Canada’s commitment under the Paris climate-change agreement is to cut emissions to 70% of what they were in 2005 before 2030. Canada needs to get to 513 million tonnes of carbon dioxide a year to hit that target. In 2017, the most recent year for which statistics have been compiled, Canada’s emissions were 716 million tonnes.
There is an allowance in the Paris accord for “co-operative mechanisms,” which allow for reductions in one country to be counted towards the targets of another country as long as both countries agree. The rules for that allowance have not yet been set and the intention was for it to be used for countries to strengthen their targets beyond the original Paris commitments.
The targets in the Paris accord are not legally binding, however, so there is no monetary penalty if Canada misses them. In a question-and-answer session after the speech, Scheer refused to be drawn on how much his plan could be expected to reduce Canada’s emissions.
Canada’s existing climate plan under the Liberal government leaves the country about 80 million tonnes shy of its Paris targets in 2030. The national price on carbon, set at $20 a tonne this year, rising to $50 a tonne by 2022, will reduce emissions between 50 million and 60 million tonnes a year, an Environment Canada analysis says.
Scheer’s plan is to make scrapping that carbon tax one of his first actions as prime minister.
He also intends to replace the Liberals’ system for applying the carbon tax to major industrial emitters with one that requires them to invest in clean technology for their own companies.
Scheer promises to give companies a tax break on income earned from developing and patenting green technology in Canada. Homeowners will get a tax credit worth as much as $2,850 for making energy-efficiency upgrades to their homes, such as installing solar panels or putting in better-insulated windows.
He also intends to create a green-technology fund with $250 million in federal money to draw private investments in green technology that could repay the federal contributions when the technology is sold.
Liberal Environment Minister Catherine McKenna took to a microphone on Parliament Hill to scorn the Tory plan shortly after Scheer finished talking.
“I guess we now know why Andrew Scheer waited until the dying hours of this Parliament to shovel out his ideas to tackle climate change,” she said. “It’s because he has a fake plan.

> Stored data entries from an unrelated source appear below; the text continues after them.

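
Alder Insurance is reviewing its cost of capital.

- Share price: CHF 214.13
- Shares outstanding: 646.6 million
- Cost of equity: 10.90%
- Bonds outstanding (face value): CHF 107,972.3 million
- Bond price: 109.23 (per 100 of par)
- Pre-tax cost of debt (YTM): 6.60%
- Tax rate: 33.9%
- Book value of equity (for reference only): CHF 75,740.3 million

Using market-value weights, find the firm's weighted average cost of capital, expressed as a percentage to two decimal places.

Market value of equity E = 214.13 × 646.6m = 138456.458m. Market value of debt D = 107972.3m × 109.23/100 = 117938.14329m.
Total capital V = 138456.458 + 117938.14329 = 256394.60129.
Equity: weight = 138456.458/256394.60129 = 0.5400; cost = 10.9%.
Bonds outstanding: weight = 117938.14329/256394.60129 = 0.4600; after-tax cost = 6.6% × (1 − 33.9%) = 4.3626%.
WACC = 0.5400 × 10.9000% + 0.4600 × 4.3626% = 7.8929%.

7.89%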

No numbers, no serious measures and no commitment to move the needle on climate action. He says we can save the planet but we don’t have to make any changes. Pollution can be free, we can burn coal, develop oil forever, build as many pipelines as oil lobbyists want. Just invent some technologies and sell them to other countries – that’ll do it. Unfortunately, it doesn’t work like that. The Paris agreement requires every country to do their part. You can’t export your way out of this problem.”
The New Democrats’ Peter Julian called the Tory plan “a collection of boutique tax credits and a rebranding exercise … But I would say to the Conservatives, ‘Nice pictures, though.’ Because that’s the only benefit I see from the plan they presented today.”
Environment groups likewise panned the Scheer plan, saying it is similar to requests from the Canadian Association of Petroleum Producers, which released a climate plan a few weeks ago.
“This is a plan only an oil lobbyist could love,” said Keith Stewart, a senior energy strategist at Greenpeace Canada.
Catherine Abreu, executive director of the Climate Action Network Canada, said the Scheer strategy is a research-and-development plan, not a climate-action policy.
“This might be a plan to cut other things but it is not a plan to cut emissions,” said Abreu. “Is Canada somehow going to save the world by increasing our own emissions?”